Jazz Money

infinite iterative piece welcomes you to find what you didn’t know you were seeking. A poem created just now, just for you, appearing through chance and hope and randomising software. infinite iterative piece is compiled of all the lost lines that didn’t become poems, the photos and footage that feel more like poetry, the ideas that shouldn’t go together, and the narratives that they tell.

Presented across three screens the words and images chop and change in a randomised configuration creating new experiences for each viewer. The screens create something of a digital ‘exquisite corpse’ where neither creator nor audience know what will be revealed in any single moment. The work can continue to grow and expand as more lines are added with time, a vessel for infinite questions and answers.

The work brings together two enquiries by the artist – poetry and film – and in particular the synergies between these mediums. Both poetry and film editing in particular take a preexisting language or set of images and arrange them in complimentary, contrasting or contradictory ways to communicate something to an audience. In that pairing, you create a third space where new knowledges are revealed.

By presenting the work in this randomised way, infinite iterative piece reflects both the overload of content and imagery that exists in our world, and the very human desire to make meaning of all that input. The poetics of life often reveal themselves to us in surprising ways, and infinite iterative piece seeks to be a gift for audiences looking for pause and beauty within the chaos.

Are you a morning or a night person? I am an aspirational morning person but it doesn’t always come naturally.

Is there a sound or song that prompts a where or when for you? Oh so many! Different bird songs remind me of being a kid growing up in the bush. Pop songs transport me to who I was when I first heard them. Different languages remind me of travels or friends. I am a very nostalgic person so I love revisiting past experi- ences through different sensory invitations.

Is there something you’ve always collected? I have collecting (hoarding) tendencies – my work for Between Waves is sort of about that exact impulse. Ever since I was small I’ve especially loved collecting bits of paper, vintage postcards, old books, notepads and any sort of 2D scraps. Now I often justify holding onto these things for potential artworks, but as yet I haven’t made any work from them!

Where do you feel the most at connected / where do you feel the most disconnected?

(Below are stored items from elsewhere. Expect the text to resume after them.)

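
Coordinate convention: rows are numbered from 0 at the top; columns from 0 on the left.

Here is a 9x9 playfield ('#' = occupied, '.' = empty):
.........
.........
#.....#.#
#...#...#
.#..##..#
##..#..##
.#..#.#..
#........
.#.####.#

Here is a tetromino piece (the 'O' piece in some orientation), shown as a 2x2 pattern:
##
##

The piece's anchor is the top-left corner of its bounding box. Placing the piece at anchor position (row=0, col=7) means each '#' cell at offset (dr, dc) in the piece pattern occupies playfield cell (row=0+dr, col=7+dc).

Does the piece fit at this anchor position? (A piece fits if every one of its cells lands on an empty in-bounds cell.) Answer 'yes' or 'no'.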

Bodies of fresh water are my favourite place to be. I don’t assume that I am necessarily always welcome and so I go gently and listen deeply, but when I feel a welcoming connection those special places are always my favourite.

What scares you the most right now / what inspires you? I have huge climate anxiety and am deeply afraid of impending climate collapse. But I am inspired by the love, care and responsibility First Nations mob from around the world have for our Countries and believe that will be the only thing that can truly save us from disaster.

Through the process of making your new commission for Between Waves, what has been revealed and/or become more obscured? Making infinite iterative piece has given me a place to put an endlessly long list of lines, ideas and images. Leaving things to chance has made me feel more relaxed in how to engage with these things: to relinquish them to the world and to allow process to lead.

born 1992, Cammeraygal Country/Sydney
lives and works on Gadigal Country, New South Wales

Jazz Money is a Wiradjuri poet and artist whose creative and cultural practice encompasses installation, performance, film, and text-based works. Across these mediums Money’s practice is centred around questions of narrative and legacy: place memory, First Nations memory, colonial memory and the stories that we tell to construct national and personal identity.

Their writing has been widely published and performed nationally and internationally, and performed on stages around the world, including TEDxSydney, Australia; Edinburgh International Book Festival, Scotland; Sydney Opera House, Australia; Literature Live! Mumbai, India; Performance Space New York, United States; Auckland Writers Festival, New Zealand; PEN International, online; among other arts and literary festivals.

Jazz’s first poetry collection, the best-selling how to make a basket, 2021, published by University of Queensland Press, was the winner of the David Unaipon Award in 2020. Money was awarded the Australia Council for the Arts’ prestigious Dreaming Award in 2022.

Money has presented work in a range of national exhibitions including With Textual Consent, La Trobe Art Institute, 2023; How I See It, ACMI, 2022; Primavera 2022: Young Australian Artists, Museum of Contemporary Art Australia, 2022; Eucalyptusdom, Museum of Applied Arts and Science, Sydney, 2021, and Fremantle Biennale: Crossings, for Fremantle Biennale, 2021. Money’s major feature film WINHANGANHA, 2023, commissioned by the National Film and Sound Archive, will premiere at the British Film Institute in London before an international and national tour.

Money’s work is held in major national collecting institutions Artbank, Australia; ACMI, Melbourne; La Trobe University, Melbourne; and University of Sydney Libraries, Sydney.

Money is a Clothing Store resident artist at Carriageworks in Sydney, 2023.